The law firm, Preston Gates Ellis & Rouvelas Meeds, said it would use its influence on Capitol Hill to abolish or “severely restrict” Interior’s Office of Insular Affairs, according to the e-mail memo, copies of which have been sent anonymously to news organizations. It proposes the action as part of a far-reaching campaign to counter mounting allegations of human rights and labor violations in the Commonwealth of the Northern Mariana Islands….

Written by Jack Abramoff, the Seattle-based firm’s chief lobbyist on the Northern Marianas, the four-page e-mail, dated Jan. 31, provides a rare glimpse into the inner workings of a high-powered lobbying campaign. The memo, which Abramoff says was “stolen” by an unidentified culprit, suggests that Preston Gates has successfully used a series of junkets for lawmakers and their staff members to ensure that Congress does its bidding….

The lobbying plan, according to the e-mail, was aimed primarily at using congressional hearings, scheduled to begin in the Senate today, to “impeach Stayman and his campaign against the CNMI, enabling us to then go to the appropriations process and either defund or severely restrict his activities….”

Other planned activities included “preparing the Stayman attack” and “preparing legislation to be introduced into the appropriations process. . . .” It said that “thanks to past trips” to the tropical islands, the CNMI has “many friends on the Appropriations Committees in the Congress….”

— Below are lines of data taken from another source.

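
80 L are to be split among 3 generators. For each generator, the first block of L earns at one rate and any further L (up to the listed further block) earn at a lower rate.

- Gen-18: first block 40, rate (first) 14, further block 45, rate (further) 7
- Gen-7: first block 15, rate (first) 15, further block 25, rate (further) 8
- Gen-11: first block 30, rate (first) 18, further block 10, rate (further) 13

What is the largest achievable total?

Treat each block as its own option and order by rate: Gen-11/tier1 18 > Gen-7/tier1 15 > Gen-18/tier1 14 > Gen-11/tier2 13 > Gen-7/tier2 8 > Gen-18/tier2 7.
Gen-11 tier1 at 18: fill all 30 ; 50 left.
Fill Gen-7 tier1 block (15 at 15) ; 35 left.
35 remain; put them into Gen-18 tier1 at 14.
Total = 18×30 + 15×15 + 14×35 = 1255.

1255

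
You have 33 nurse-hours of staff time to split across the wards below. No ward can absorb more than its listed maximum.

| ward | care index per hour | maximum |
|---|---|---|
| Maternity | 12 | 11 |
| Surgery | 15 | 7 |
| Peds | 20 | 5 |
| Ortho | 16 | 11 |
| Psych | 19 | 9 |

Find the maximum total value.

564

Highest care index per hour first: Peds 20 > Psych 19 > Ortho 16 > Surgery 15 > Maternity 12.
Peds: +5 to 5 (cap) — 28 left.
Give Psych 9 to hit its cap of 9 — 19 left.
Ortho: +11 to 11 (cap) — 8 left.
Surgery takes 7 to reach its cap of 7 — 1 left.
Maternity: +1 (room for 11) → 1. Pool exhausted.
Total = 12×1 + 15×7 + 20×5 + 16×11 + 19×9 = 564.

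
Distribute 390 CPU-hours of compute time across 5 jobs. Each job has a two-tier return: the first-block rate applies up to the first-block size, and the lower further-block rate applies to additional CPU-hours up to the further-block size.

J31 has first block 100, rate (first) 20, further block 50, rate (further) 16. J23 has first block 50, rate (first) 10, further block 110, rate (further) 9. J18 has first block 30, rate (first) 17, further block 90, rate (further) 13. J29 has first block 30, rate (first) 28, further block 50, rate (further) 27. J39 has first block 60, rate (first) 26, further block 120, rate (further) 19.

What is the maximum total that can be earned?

8540

Order all 10 blocks by rate: J29/first 28 > J29/second 27 > J39/first 26 > J31/first 20 > J39/second 19 > J18/first 17 > J31/second 16 > J18/second 13 > J23/first 10 > J23/second 9.
J29/first (28): +30 ; 360 left.
Fill J29 second block (50 at 27) ; 310 left.
J39 first at 26: fill all 60 ; 250 left.
Fill J31 first block (100 at 20) ; 150 left.
J39/second (19): +120 ; 30 left.
J18 first at 17: fill all 30 ; 0 left.
Total = 28×30 + 27×50 + 26×60 + 20×100 + 19×120 + 17×30 = 8540.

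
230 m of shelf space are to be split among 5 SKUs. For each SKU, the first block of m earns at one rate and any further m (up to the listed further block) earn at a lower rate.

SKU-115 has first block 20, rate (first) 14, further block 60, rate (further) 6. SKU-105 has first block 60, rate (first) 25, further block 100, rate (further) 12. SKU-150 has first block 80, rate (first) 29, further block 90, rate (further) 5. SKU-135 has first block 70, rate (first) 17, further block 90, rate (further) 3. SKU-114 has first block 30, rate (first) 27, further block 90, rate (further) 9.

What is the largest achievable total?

5650

Order all 10 blocks by rate: SKU-150/tier1 29 > SKU-114/tier1 27 > SKU-105/tier1 25 > SKU-135/tier1 17 > SKU-115/tier1 14 > SKU-105/tier2 12 > SKU-114/tier2 9 > SKU-115/tier2 6 > SKU-150/tier2 5 > SKU-135/tier2 3.
Fill SKU-150 tier1 block (80 at 29) — 150 left.
SKU-114 tier1 at 27: fill all 30 — 120 left.
Fill SKU-105 tier1 block (60 at 25) — 60 left.
60 remain; put them into SKU-135 tier1 at 17.
Total = 29×80 + 27×30 + 25×60 + 17×60 = 5650.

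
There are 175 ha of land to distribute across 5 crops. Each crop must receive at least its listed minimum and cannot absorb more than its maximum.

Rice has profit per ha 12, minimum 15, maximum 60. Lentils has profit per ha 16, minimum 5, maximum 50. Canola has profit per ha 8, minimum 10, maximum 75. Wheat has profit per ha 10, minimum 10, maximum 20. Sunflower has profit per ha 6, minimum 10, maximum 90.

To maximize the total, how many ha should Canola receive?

35

Meeting every minimum uses 15+5+10+10+10 = 50 ha, leaving 125.
Order the crops by profit per ha: Lentils 16 > Rice 12 > Wheat 10 > Canola 8 > Sunflower 6.
Lentils takes 45 more to reach its cap of 50 ; 80 left.
Rice takes 45 more to reach its cap of 60 ; 35 left.
Wheat: +10 to 20 (cap) ; 25 left.
Only 25 left; Canola takes them to reach 35.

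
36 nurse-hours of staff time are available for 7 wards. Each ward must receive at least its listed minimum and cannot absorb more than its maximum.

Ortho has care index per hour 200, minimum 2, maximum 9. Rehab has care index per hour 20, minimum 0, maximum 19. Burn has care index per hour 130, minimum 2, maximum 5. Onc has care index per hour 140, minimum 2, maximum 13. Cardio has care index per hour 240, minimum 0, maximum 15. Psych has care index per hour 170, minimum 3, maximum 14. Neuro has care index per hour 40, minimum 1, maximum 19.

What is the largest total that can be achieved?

7170

Meeting every minimum uses 2+0+2+2+0+3+1 = 10 nurse-hours, leaving 26.
Rank by care index per hour: Cardio 240 > Ortho 200 > Psych 170 > Onc 140 > Burn 130 > Neuro 40 > Rehab 20.
Give Cardio 15 more to hit its cap of 15 → 11 left.
Ortho takes 7 more to reach its cap of 9 → 4 left.
Psych: +4 (room for 11) → 7. Pool exhausted.
Total = 200×9 + 130×2 + 140×2 + 240×15 + 170×7 + 40×1 = 7170.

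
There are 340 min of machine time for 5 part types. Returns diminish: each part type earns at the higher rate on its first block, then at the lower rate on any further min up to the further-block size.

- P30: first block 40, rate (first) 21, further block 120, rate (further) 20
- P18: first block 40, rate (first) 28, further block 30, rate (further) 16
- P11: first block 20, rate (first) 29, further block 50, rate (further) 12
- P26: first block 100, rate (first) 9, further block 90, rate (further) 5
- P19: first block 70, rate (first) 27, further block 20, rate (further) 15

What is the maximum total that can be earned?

Treat each block as its own option and order by rate: P11/first 29 > P18/first 28 > P19/first 27 > P30/first 21 > P30/second 20 > P18/second 16 > P19/second 15 > P11/second 12 > P26/first 9 > P26/second 5.
P11 first at 29: fill all 20 → 320 left.
P18 first at 28: fill all 40 → 280 left.
P19 first at 27: fill all 70 → 210 left.
P30/first (21): +40 → 170 left.
P30/second (20): +120 → 50 left.
P18/second (16): +30 → 20 left.
Fill P19 second block (20 at 15) → 0 left.
Total = 29×20 + 28×40 + 27×70 + 21×40 + 20×120 + 16×30 + 15×20 = 7610.

7610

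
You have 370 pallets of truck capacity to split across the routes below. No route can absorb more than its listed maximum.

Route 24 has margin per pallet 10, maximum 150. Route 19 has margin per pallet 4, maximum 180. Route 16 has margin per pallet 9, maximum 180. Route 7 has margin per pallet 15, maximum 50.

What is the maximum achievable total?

3780

Order the routes by margin per pallet: Route 7 15 > Route 24 10 > Route 16 9 > Route 19 4.
Give Route 7 50 to hit its cap of 50 ; 320 left.
Give Route 24 150 to hit its cap of 150 ; 170 left.
Route 16 has room for 180 but only 170 remain, so it gets 170.
Total = 10×150 + 9×170 + 15×50 = 3780.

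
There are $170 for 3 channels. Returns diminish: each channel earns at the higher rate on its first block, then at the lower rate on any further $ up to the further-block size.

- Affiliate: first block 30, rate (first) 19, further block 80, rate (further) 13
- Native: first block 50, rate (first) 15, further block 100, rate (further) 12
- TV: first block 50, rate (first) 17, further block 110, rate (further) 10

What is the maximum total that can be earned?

2690

Rank every tier by rate: Affiliate/first 19 > TV/first 17 > Native/first 15 > Affiliate/second 13 > Native/second 12 > TV/second 10.
Affiliate first at 19: fill all 30 — 140 left.
Fill TV first block (50 at 17) — 90 left.
Fill Native first block (50 at 15) — 40 left.
Affiliate/second: +40 of 80 at 13; pool empty.
Total = 19×30 + 17×50 + 15×50 + 13×40 = 2690.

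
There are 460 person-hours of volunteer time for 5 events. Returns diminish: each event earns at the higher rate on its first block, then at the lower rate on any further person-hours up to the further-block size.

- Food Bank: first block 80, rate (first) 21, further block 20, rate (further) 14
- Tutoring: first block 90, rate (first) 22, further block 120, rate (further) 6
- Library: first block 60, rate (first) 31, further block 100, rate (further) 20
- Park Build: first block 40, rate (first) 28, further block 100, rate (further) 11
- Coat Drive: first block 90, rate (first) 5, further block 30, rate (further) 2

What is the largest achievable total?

9690

Order all 10 blocks by rate: Library/first 31 > Park Build/first 28 > Tutoring/first 22 > Food Bank/first 21 > Library/second 20 > Food Bank/second 14 > Park Build/second 11 > Tutoring/second 6 > Coat Drive/first 5 > Coat Drive/second 2.
Library first at 31: fill all 60 → 400 left.
Park Build/first (28): +40 → 360 left.
Fill Tutoring first block (90 at 22) → 270 left.
Fill Food Bank first block (80 at 21) → 190 left.
Fill Library second block (100 at 20) → 90 left.
Food Bank second at 14: fill all 20 → 70 left.
Park Build/second: +70 of 100 at 11; pool empty.
Total = 31×60 + 28×40 + 22×90 + 21×80 + 20×100 + 14×20 + 11×70 = 9690.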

The e-mail, which said that Stayman’s office “has been the main source of difficulty” for the CNMI, suggested that it would be better to enact funding restrictions to stop Stayman from attacking the commonwealth rather than to close his office, which could generate “hostile” news coverage and allow the Clinton administration to move Stayman and his duties to another office.

This was 1998. The attacks, as predicted, followed, resulting in an investigation before the House Resources Committee – led by none other than Rep. Don “No Professional Relationship With Jack Abramoff” Young (R-AK). The charge was that Stayman had violated the Hatch Act by issuing political memoranda from his Interior Department office. It’s easy to get bogged down in the details, but suffice it to say that no charges were ultimately filed.

The fight against Stayman moved to the State Department when, much to Abramoff’s chagrin, he became the Director of Compact Negotiations there – meaning that he was the U.S. representative in talks with the Marshall Islands (a former Abramoff client) and Micronesia. It’s fair to assume, I think, that Abramoff didn’t want Stayman anywhere near potential clients. So this is where Mehlman must have come in – to follow through where Abramoff had been unable to.

After Bush entered office, Ken Mehlman was the White House Political Director. According to Margolick, he played a key role in removing Stayman, and it seems that there are documents to support that. Let’s see Mehlman, such an adept spinner, spin this away.

But wait! Just to make sure that you don’t mistake this for a fly-by-night favor, let it be known that Mehlman and Abramoff were close. As Margolick notes, Mehlman had “Sabbath dinner at [Abramoff’s] house” and “offered to pick up his tab at Signatures.” And there were a number of pictures of Mehlman and Abramoff on Reflections Photography, where we nabbed this classic picture of Abramoff with Ralph Reed. Don’t go looking through the Reflections site now, though – they’ve since been scrubbed off.